Q

 私には2人の息子がいますが、兄弟仲がよくありません。そこで、私が死んだときに、息子たちが揉めないにように遺言書を作ろうと思いますが、書き損じるといけないので、修正が簡単にできるよう、すべての内容をPCで作成したいのですが、そのような遺言書も有効ですか。

A

 遺言書は、民法で決まった方式以外は無効になります。
 遺言書の方式は、大きく分けて「普通方式」(民法967条)と「特別方式」(民法976条~民法983条)があります。「特別方式」は、死期が迫っているとか一般社会から隔離されているといった特別の事情がある場合の方式で、「普通方式」は、それ以外の場合です。 一般的に利用されている自筆証書遺言や公正証書遺言は、「普通方式」になります。
 自筆証書遺言の場合、遺言の内容の全文、日付を自書し、署名・押印することになります(民法968条1項)。なお、民法改正により、2019年1月13日より、自筆証書遺言の要件が緩和され、自筆証書遺言に添付する財産目録については、自書しなくてもよくなりました(民法968条2項)。

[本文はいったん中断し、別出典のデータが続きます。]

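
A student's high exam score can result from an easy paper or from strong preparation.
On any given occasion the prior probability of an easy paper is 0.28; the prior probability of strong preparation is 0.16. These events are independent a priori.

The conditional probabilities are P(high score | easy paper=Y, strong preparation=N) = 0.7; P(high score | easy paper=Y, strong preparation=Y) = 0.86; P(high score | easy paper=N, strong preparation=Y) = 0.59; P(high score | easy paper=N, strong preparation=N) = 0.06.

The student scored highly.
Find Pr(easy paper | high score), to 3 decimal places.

Pr(easy paper | high score) ≈ 0.661

Numerator (weight on configurations with easy paper): 0.164640 + 0.038528 = 0.203168
The normalizing constant is 0.06×0.72×0.84 + 0.59×0.72×0.16 + 0.7×0.28×0.84 + 0.86×0.28×0.16 = 0.307424
P(easy paper | high score) = 0.203168/0.307424 ≈ 0.661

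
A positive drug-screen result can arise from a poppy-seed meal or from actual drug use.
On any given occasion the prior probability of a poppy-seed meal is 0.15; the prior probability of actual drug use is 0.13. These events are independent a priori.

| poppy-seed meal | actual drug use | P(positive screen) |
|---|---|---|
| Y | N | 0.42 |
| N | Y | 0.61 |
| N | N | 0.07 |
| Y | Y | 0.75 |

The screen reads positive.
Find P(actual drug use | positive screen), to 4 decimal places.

P(actual drug use | positive screen) ≈ 0.4349

Sum P(positive screen|·) weighted by the priors over the 4 (poppy-seed meal, actual drug use) configurations:
  P(positive screen) = 0.07×0.85×0.87 + 0.61×0.85×0.13 + 0.42×0.15×0.87 + 0.75×0.15×0.13
        = 0.051765 + 0.067405 + 0.054810 + 0.014625 = 0.188605
The terms with actual drug use present sum to 0.082030, so
  P(actual drug use | positive screen) = 0.082030 / 0.188605 ≈ 0.4349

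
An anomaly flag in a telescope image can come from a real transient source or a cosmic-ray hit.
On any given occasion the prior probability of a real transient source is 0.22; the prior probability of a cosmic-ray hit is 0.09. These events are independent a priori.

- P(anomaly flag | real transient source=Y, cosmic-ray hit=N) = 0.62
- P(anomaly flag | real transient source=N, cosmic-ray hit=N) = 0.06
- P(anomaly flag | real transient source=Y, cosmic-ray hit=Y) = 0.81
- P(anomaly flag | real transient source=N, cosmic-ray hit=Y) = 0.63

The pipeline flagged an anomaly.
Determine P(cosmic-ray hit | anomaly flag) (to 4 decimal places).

P(cosmic-ray hit | anomaly flag) ≈ 0.2655

Enumerate the 4 (real transient source, cosmic-ray hit) configurations and weight by the priors:
  P(anomaly flag) = 0.06×0.78×0.91 + 0.63×0.78×0.09 + 0.62×0.22×0.91 + 0.81×0.22×0.09
        = 0.042588 + 0.044226 + 0.124124 + 0.016038 = 0.226976
Configurations with cosmic-ray hit contribute 0.060264, so
  P(cosmic-ray hit | anomaly flag) = 0.060264 / 0.226976 ≈ 0.2655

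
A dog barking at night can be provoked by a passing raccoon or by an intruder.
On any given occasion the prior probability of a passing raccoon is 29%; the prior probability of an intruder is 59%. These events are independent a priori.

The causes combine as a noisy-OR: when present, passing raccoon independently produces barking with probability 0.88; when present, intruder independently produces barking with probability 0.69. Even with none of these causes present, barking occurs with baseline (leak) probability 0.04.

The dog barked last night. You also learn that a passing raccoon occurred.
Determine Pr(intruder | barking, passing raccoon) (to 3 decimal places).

Under noisy-OR, P(barking | causes) = 1 − (1−0.04)·∏(1−qᵢ) over the active causes.
Weight on intruder=true, given the evidence: 0.964288×0.59 = 0.568930
The normalizing constant is 0.8848×0.41 + 0.964288×0.59 = 0.931698
Posterior = 0.568930 / 0.931698 ≈ 0.611

Pr(intruder | barking, passing raccoon) ≈ 0.611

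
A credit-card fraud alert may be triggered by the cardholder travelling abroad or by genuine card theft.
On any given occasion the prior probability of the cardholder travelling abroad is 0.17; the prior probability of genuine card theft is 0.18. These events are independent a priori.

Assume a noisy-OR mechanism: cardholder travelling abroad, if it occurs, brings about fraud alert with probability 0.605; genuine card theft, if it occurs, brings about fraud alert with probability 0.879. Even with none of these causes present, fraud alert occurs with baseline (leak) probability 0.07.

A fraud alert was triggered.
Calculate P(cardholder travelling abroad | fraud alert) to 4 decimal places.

P(cardholder travelling abroad | fraud alert) ≈ 0.3945

Under noisy-OR, P(fraud alert | causes) = 1 − (1−0.07)·∏(1−qᵢ) over the active causes.
For the numerator, keep only cardholder travelling abroad=true terms: 0.088191 + 0.029240 = 0.117431
Denominator P(fraud alert): 0.07×0.83×0.82 + 0.88747×0.83×0.18 + 0.63265×0.17×0.82 + 0.955551×0.17×0.18 = 0.297661
P(cardholder travelling abroad | fraud alert) = 0.117431/0.297661 ≈ 0.3945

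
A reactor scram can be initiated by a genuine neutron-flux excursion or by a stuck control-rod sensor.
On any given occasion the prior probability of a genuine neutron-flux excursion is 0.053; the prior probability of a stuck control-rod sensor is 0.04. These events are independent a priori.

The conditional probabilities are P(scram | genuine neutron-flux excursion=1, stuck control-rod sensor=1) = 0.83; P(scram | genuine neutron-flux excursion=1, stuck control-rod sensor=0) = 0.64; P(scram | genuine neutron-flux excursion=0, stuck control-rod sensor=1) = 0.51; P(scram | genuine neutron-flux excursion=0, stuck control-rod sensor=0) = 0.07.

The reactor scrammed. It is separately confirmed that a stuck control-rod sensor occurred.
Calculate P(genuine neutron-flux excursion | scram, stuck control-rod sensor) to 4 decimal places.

P(genuine neutron-flux excursion | scram, stuck control-rod sensor) ≈ 0.0835

Enumerate both values of genuine neutron-flux excursion and weight by the priors:
  P(scram | stuck control-rod sensor) = 0.51*0.947 + 0.83*0.053
        = 0.482970 + 0.043990 = 0.526960
The terms with genuine neutron-flux excursion present sum to 0.043990, so
  P(genuine neutron-flux excursion | scram, stuck control-rod sensor) = 0.043990 / 0.526960 ≈ 0.0835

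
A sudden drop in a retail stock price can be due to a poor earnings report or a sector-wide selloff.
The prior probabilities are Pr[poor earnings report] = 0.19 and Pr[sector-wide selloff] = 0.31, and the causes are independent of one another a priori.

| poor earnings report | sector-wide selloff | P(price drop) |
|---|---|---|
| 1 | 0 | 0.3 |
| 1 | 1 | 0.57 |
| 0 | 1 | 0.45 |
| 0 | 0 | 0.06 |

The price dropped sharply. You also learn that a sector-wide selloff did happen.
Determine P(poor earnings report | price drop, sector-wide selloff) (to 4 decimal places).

P(poor earnings report | price drop, sector-wide selloff) ≈ 0.2291

Numerator (weight on configurations with poor earnings report): 0.57·0.19 = 0.108300
The normalizing constant is 0.45·0.81 + 0.57·0.19 = 0.472800
Posterior = 0.108300 / 0.472800 ≈ 0.2291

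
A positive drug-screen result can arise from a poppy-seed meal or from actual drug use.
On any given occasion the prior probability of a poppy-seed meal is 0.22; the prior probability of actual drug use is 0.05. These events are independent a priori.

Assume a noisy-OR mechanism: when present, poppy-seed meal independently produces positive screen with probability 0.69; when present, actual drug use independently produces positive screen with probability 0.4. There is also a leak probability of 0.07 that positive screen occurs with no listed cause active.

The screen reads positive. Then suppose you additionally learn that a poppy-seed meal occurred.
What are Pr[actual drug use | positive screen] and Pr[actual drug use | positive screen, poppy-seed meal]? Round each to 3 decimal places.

Under noisy-OR, P(positive screen | causes) = 1 − (1−0.07)·∏(1−qᵢ) over the active causes.
Enumerate the 4 (poppy-seed meal, actual drug use) configurations and weight by the priors:
  P(positive screen) = 0.07×0.78×0.95 + 0.442×0.78×0.05 + 0.7117×0.22×0.95 + 0.82702×0.22×0.05
        = 0.051870 + 0.017238 + 0.148745 + 0.009097 = 0.226950
Keeping only the actual drug use-present terms gives 0.026335, so
  P(actual drug use | positive screen) = 0.026335 / 0.226950 ≈ 0.116

With the extra evidence:
P(positive screen | poppy-seed meal) = 0.7117·0.95 + 0.82702·0.05 = 0.676115 + 0.041351 = 0.717466
Restricting to configurations with actual drug use present: 0.82702·0.05 = 0.041351.
So P(actual drug use | positive screen, poppy-seed meal) = 0.041351/0.717466 ≈ 0.058.

Pr[actual drug use | positive screen] ≈ 0.116; Pr[actual drug use | positive screen, poppy-seed meal] ≈ 0.058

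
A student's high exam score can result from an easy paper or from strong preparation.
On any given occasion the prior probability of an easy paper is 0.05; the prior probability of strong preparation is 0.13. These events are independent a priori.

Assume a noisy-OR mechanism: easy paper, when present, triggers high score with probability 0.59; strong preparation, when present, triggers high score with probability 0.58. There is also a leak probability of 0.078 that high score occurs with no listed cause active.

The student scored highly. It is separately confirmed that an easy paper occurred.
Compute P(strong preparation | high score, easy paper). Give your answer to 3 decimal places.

Under noisy-OR, P(high score | causes) = 1 − (1−0.078)·∏(1−qᵢ) over the active causes.
Enumerate both values of strong preparation and weight by the priors:
  P(high score | easy paper) = 0.62198×0.87 + 0.841232×0.13
        = 0.541123 + 0.109360 = 0.650483
The terms with strong preparation present sum to 0.109360, so
  P(strong preparation | high score, easy paper) = 0.109360 / 0.650483 ≈ 0.168

P(strong preparation | high score, easy paper) ≈ 0.168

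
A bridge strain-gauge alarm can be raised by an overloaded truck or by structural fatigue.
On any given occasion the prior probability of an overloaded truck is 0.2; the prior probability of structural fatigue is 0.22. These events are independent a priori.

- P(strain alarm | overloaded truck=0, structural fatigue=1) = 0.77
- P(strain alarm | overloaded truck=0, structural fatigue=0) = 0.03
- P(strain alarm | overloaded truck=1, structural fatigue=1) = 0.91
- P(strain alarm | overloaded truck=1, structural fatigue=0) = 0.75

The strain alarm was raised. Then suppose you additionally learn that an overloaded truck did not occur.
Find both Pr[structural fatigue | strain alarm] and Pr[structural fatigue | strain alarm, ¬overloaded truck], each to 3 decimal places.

By total probability over the 4 (overloaded truck, structural fatigue) configurations:
  P(strain alarm) = 0.03×0.8×0.78 + 0.77×0.8×0.22 + 0.75×0.2×0.78 + 0.91×0.2×0.22
        = 0.018720 + 0.135520 + 0.117000 + 0.040040 = 0.311280
The terms with structural fatigue present sum to 0.175560, so
  P(structural fatigue | strain alarm) = 0.175560 / 0.311280 ≈ 0.564

With the extra evidence:
Enumerate both values of structural fatigue and weight by the priors:
  P(strain alarm | ¬overloaded truck) = 0.03·0.78 + 0.77·0.22
        = 0.023400 + 0.169400 = 0.192800
Configurations with structural fatigue contribute 0.169400, so
  P(structural fatigue | strain alarm, ¬overloaded truck) = 0.169400 / 0.192800 ≈ 0.879

Pr[structural fatigue | strain alarm] ≈ 0.564; Pr[structural fatigue | strain alarm, ¬overloaded truck] ≈ 0.879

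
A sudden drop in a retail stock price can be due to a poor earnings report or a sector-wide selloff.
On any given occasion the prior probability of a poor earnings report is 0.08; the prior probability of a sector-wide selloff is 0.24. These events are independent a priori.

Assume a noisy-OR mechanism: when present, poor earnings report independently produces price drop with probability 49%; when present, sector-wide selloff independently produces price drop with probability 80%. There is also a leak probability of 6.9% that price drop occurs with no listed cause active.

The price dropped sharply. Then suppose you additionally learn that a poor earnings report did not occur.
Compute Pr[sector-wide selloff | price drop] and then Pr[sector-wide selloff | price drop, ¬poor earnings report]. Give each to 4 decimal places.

Under noisy-OR, P(price drop | causes) = 1 − (1−0.069)·∏(1−qᵢ) over the active causes.
P(price drop) = 0.069×0.92×0.76 + 0.8138×0.92×0.24 + 0.52519×0.08×0.76 + 0.905038×0.08×0.24 = 0.048245 + 0.179687 + 0.031932 + 0.017377 = 0.277241
Of this, 0.197064 comes from 0.179687 + 0.017377 (the sector-wide selloff=true cases).
So P(sector-wide selloff | price drop) = 0.197064/0.277241 ≈ 0.7108.

Now also conditioning on poor earnings report≠true:
P(price drop | ¬poor earnings report) = 0.069·0.76 + 0.8138·0.24 = 0.052440 + 0.195312 = 0.247752
Of this, 0.195312 comes from 0.8138·0.24 (the sector-wide selloff=true cases).
P(sector-wide selloff | price drop, ¬poor earnings report) = 0.195312 / 0.247752 ≈ 0.7883

Pr[sector-wide selloff | price drop] ≈ 0.7108; Pr[sector-wide selloff | price drop, ¬poor earnings report] ≈ 0.7883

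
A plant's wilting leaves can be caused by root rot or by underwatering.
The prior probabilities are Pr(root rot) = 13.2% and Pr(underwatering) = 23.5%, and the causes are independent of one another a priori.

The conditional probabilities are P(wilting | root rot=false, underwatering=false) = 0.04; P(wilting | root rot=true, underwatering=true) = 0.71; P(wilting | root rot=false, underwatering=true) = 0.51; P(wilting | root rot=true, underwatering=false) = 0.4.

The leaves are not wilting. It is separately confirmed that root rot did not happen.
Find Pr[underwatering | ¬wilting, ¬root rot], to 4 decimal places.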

ただし、財産目録の各頁に署名押印することが必要です。
 ご自身がPCで作成した遺言書は、自筆証書遺言の方式を満たしませんので、有効なものではありません。
 公正証書遺言は、遺言者が公証人に遺言の内容を伝えて、公証人が作成し、遺言者と証人2人が内容に誤りがないことを確認し、各自が署名・押印します(民法969条)。遺言書は、公証役場で保管されます。なお、財産の金額に応じた作成費用が掛かります。